DeWitt used the backyard wetland as a natural laboratory for a course called Field Investigations in Wetland Ecology, which he taught for about 30 years. At each final session, he invited neighbors to hear what his students had learned.
The result was unexpected, but welcome, DeWitt says. “This mobilized my neighbors to delight in these wetlands and what we were discovering, and they began to propose donations of land and money.”
The enthusiasm eventually spread across the Town of Dunn, located a few miles south of the Beltline Highway in Dane County. As the “land ethic” of which Aldo Leopold had written so eloquently took hold, “the whole town of 4,000 fell in love with what we had, and they decided they had to protect it,” DeWitt says.
In 1967, the town adopted a voluntary, tax-funded purchase of development rights that resulted in a unique conservation easement to protect the significant features of the property, which benefits both sides, DeWitt says. “People saw how preserving agricultural and natural land could give a joyful, fruitful life. It did not make news, but we voted to raise our own taxes to support the purchase of development rights program. The vote was unanimous.”
The residents of Dunn were punching above their weight, as they say in boxing. Urged on by longtime town Chair Ed Minihan, in 1995 and again in 2000, Dunn received a national “Renew America” award from the Awards Council for Environmental Sustainability.
As cranes continue their unmistakable bugling in the background, Zedler, the Aldo Leopold Chair of Restoration Ecology at UW–Madison, stresses that wetlands have an outsized value for flood control and water purification. “Acre for acre, the environmental benefits — what we sometimes call ecosystem services — are extraordinarily important for human society and nature alike.”
But, Zedler adds, wetlands cannot be fully protected by a line on a map. “Cal created all this wisdom about how the system works from a historical perspective, and my research takes off from there.”
Water, flowing more underground than above, is the heart of a wetland. But as Dane County grows, so does the impact of housing developments, Zedler says. Runoff from houses and farms contains phosphorus and nitrogen that over-fertilizes invasive plants and algal blooms. It’s very similar to lakes, says Zedler. “The science is showing a chain of impacts, a cause-effect relationship.”

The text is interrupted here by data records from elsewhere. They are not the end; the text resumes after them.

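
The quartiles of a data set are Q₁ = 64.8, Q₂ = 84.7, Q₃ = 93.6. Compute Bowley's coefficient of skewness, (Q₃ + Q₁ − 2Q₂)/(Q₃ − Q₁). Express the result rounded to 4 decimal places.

numerator: Q₃ + Q₁ − 2Q₂ = 93.6 + 64.8 − 2×84.7 = -11.0000
denominator: Q₃ − Q₁ = 93.6 − 64.8 = 28.8000
Bowley skewness = -11.0000 / 28.8000 ≈ -0.3819

-0.3819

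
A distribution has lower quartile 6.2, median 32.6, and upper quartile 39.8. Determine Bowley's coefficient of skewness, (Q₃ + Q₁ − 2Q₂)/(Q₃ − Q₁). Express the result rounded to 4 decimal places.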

With his gregarious personality, DeWitt is hard to ignore, and harder to dislike. His long advocacy of wetland conservation, he says, is “not agitation, it’s advocating from the standpoint of joy. I’m very joyful about the beauty of the world. I’m very distressed when people don’t see that beauty, but I am much more distressed to see people willing to destroy green stuff in nature in order to get green stuff in their pocketbooks.”
Still, big changes have come from this humble marsh. “It doesn’t stop here in the Town of Dunn,” says Zedler, noting that her first doctoral student here, Roberto Lindig-Cisneros, who did research with Zedler on Arboretum wetlands, is a professor in Morelia, Mexico, and has just written a text on restoration ecology, “maybe the first in the world in Spanish,” Zedler says proudly.

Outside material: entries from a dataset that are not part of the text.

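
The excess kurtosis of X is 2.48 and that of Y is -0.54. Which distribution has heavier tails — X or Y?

Higher excess kurtosis ⇒ heavier tails relative to the normal distribution.
2.48 vs -0.54: the larger is 2.48, so X has heavier tails. (X is leptokurtic — heavier-than-normal tails; the other is platykurtic.)

X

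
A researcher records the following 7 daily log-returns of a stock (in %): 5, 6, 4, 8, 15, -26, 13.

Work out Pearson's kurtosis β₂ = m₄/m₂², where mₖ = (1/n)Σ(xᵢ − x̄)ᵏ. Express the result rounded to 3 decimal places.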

Turning, she tells DeWitt, “Everything you started here, and you taught us, it keeps on going.” By now, DeWitt says, he’s taught about 120 professional wetland scientists working all over the world.
As we leave the wetland behind, a walk in the marsh that began with a discussion of frog calls returns to the unseen water flowing beneath our feet. “There is this refusal to think beyond the surface,” says DeWitt. “When I first walked down here, it was green and wet — and therefore, I called it a wetland. Now I see this as the skin of a great creature that is residing in this basin, one that’s absolutely dependent on its circulatory system. It’s like looking at a human being, and saying, ‘Nice skin,’ without wondering about the heart, about the circulatory system.”
How the town opted for wetland preservation
Zedler will receive the Town of Dunn’s Stewardship Award April 30 in a ceremony at the town hall, 4156 County Road B, McFarland, Wisconsin.